Here’s a thought OT (off topic) With Meg reaching 10 years at the helm of eBay and eBay facing their most daunting issues ever would Meg leave eBay late this year or early 2008 to join Mitt Romney’s presidential campaign. If Mitt is the front runner I think the possibility becomes remotely feesible.

How about that? I wonder what role Ms. Whitman would play in a Romney White House? I’d put her in charge of ICE because she’d make all the visa fees unaffordable. I’m so funny I hurt.

Republicans dial feverishly for dollars

Monday, June 11th, 2007

One of the Republican Party’s fund-raising operations called my wife today to ask for $500, money that would get her “dinner with the President,” her name in an ad in the Wall Street Journal and a certificate that she could frame and hang in her office (shouldn’t they spend that money on rebuilding the party, and recruit and support candidates?).
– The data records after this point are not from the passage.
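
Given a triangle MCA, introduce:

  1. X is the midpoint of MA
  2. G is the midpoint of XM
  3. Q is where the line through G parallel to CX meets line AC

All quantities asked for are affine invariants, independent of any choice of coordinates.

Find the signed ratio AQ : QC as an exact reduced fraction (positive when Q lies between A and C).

Choose coordinates M = (0, 0), C = (1, 0), A = (0, 1).
1. X is the midpoint of MA ⇒ X = (0, 1/2)
2. G is the midpoint of XM ⇒ G = (0, 1/4)
3. Q is where the line through G parallel to CX meets line AC ⇒ Q = (3/2, -1/2)
Q = A + t·(C−A) with t = 3/2, so AQ:QC = t:(1−t) = 3/2:-1/2

AQ:QC = -3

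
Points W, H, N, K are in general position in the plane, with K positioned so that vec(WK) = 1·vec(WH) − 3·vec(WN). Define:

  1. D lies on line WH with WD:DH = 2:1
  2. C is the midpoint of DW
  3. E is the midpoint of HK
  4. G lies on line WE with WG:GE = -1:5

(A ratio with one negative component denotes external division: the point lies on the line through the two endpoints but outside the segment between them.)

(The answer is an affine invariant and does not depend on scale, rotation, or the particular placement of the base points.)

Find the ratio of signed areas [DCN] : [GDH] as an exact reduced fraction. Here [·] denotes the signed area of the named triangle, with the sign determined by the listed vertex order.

Assign W = (0, 0), H = (1, 0), N = (0, 1), K = (1, -3) — the answer is frame-independent, so this choice is without loss of generality.
1. D lies on line WH with WD:DH = 2:1 ⇒ D = (2/3, 0)
2. C is the midpoint of DW ⇒ C = (1/3, 0)
3. E is the midpoint of HK ⇒ E = (1, -3/2)
4. G lies on line WE with WG:GE = -1:5 ⇒ G = (-1/4, 3/8)
2·[DCN] = -1/3, 2·[GDH] = 1/8
[DCN]:[GDH] = -1/3:1/8 = -8/3

[DCN]:[GDH] = -8/3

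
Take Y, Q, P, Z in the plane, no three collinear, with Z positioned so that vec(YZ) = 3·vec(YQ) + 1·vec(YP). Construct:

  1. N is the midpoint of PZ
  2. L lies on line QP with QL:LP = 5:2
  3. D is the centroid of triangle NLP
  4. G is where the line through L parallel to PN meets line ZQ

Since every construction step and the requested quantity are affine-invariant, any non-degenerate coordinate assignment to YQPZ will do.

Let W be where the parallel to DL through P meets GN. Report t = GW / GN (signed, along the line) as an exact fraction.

t = 27/13

Work in coordinates with Y = (0, 0), Q = (1, 0), P = (0, 1), Z = (3, 1).
1. N is the midpoint of PZ ⇒ N = (3/2, 1)
2. L lies on line QP with QL:LP = 5:2 ⇒ L = (2/7, 5/7)
3. D is the centroid of triangle NLP ⇒ D = (25/42, 19/21)
4. G is where the line through L parallel to PN meets line ZQ ⇒ G = (17/7, 5/7)
through P parallel to DL: direction (-13/42, -4/21); meets GN at W = (1/2, 17/13)
W = G + t·(N−G) with t = 27/13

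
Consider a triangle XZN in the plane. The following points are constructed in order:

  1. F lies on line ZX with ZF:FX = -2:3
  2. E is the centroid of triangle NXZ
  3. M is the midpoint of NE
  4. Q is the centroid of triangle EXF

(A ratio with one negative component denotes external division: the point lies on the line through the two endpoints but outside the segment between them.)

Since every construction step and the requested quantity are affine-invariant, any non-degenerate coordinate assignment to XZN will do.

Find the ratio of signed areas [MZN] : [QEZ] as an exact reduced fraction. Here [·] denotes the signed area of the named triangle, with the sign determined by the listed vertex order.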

There’s a Swedish comic book from the mid-1980’s called Socker-Conny in which the protagonist desperately tries to scrape together money for beer. In one panel he pleads “I’ve called all my friends…” to which a dark figure darkly replies “And now you’re calling your enemies.” Yes, my wife’s a life-long Democrat. A Bush hating, Clinton-loving Democrat.

But since many Republican donors reportedly are refusing to give any money as long as the White House and the Republican leaders in Congress keep pushing for amnesty for illegal aliens I suppose the party is left with little choice but to call liberal Democrats for financial support.